The tests/robustness/ framework tests output consistency across prompt variations.

Running Tests

# Run as script (shows detailed output)
uv run python tests/robustness/test_chembl_interactivity.py

# With timeout
timeout 600 uv run python tests/robustness/test_chembl_interactivity.py

Pytest Mode

uv run pytest tests/robustness/ -v

# Run specific test file
uv run pytest tests/robustness/test_chembl_interactivity.py -v

Warning

Pytest mode may exhaust memory (exit code 137).
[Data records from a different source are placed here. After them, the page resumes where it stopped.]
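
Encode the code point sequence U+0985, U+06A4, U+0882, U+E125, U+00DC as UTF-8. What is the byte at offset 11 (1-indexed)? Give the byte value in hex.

1-indexed offset 11 is 0-indexed offset 10.
U+0985 → 3-byte form E0 A6 85 at offsets 0–2.
U+06A4 → 2-byte form DA A4 at offsets 3–4.
U+0882 → 3-byte form E0 A2 82 at offsets 5–7.
U+E125 → 3-byte form EE 84 A5 at offsets 8–10.
Offset 10 falls in char 4's range; it's byte 3 of EE 84 A5 = 0xA5.

0xA5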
Use standalone mode if this happens.

Config-Driven Mode

# Run specific tests with custom variations
uv run python tests/robustness/robustness_minimal_example.py \
  --test chembl_download --n-variations 3

# List available tests
uv run python tests/robustness/robustness_minimal_example.py --list-tests

Session Isolation

Each prompt variation runs in complete isolation:

  • Fresh Agent Teams: Each variation creates a new agent team from scratch
  • Disabled Memory: Agent memory is disabled (enable_memory=False)
  • Isolated S3 Storage: Each variation gets a unique S3 prefix
  • No State Leakage: Agents cannot see results from previous variations

This ensures tests measure robustness to prompt variation, not side effects from memory or shared state.

Robustness Score

Score = 0.4 × Data + 0.3 × Semantic + 0.2 × Process + 0.1 × Visual
Rating Score
Excellent >= 0.90
Good >= 0.80
Acceptable >= 0.70
Concerning < 0.70

Framework Structure

tests/robustness/
├── test_chembl_interactivity.py       # ChEMBL clarification flow tests
├── test_pipeline_robustness.py        # Full pipeline robustness tests
├── test_autoencoder_robustness.py     # Autoencoder operation tests
├── robustness_minimal_example.py      # Config-driven test runner
├── conftest.py                        # Shared pytest fixtures
├── test_utils.py                      # Core utilities
├── tool_tracker.py                    # Tool sequence tracking
├── config_schema.py                   # Configuration validation
├── prompt_variations.py               # Prompt variation generator
├── comparators.py                     # Output comparison utilities
├── metrics.py                         # Robustness scoring
├── robustness_config.yaml             # Test configuration
└── fixtures/
    └── prompt_templates.yaml          # Prompt variations database

Troubleshooting

Issue Solution
Tests hang Add timeout 300 wrapper
Exit code 137 (OOM) Use standalone mode instead of pytest
"Database is locked" Remove .agno/ directory
MinIO not accessible Set USE_S3=false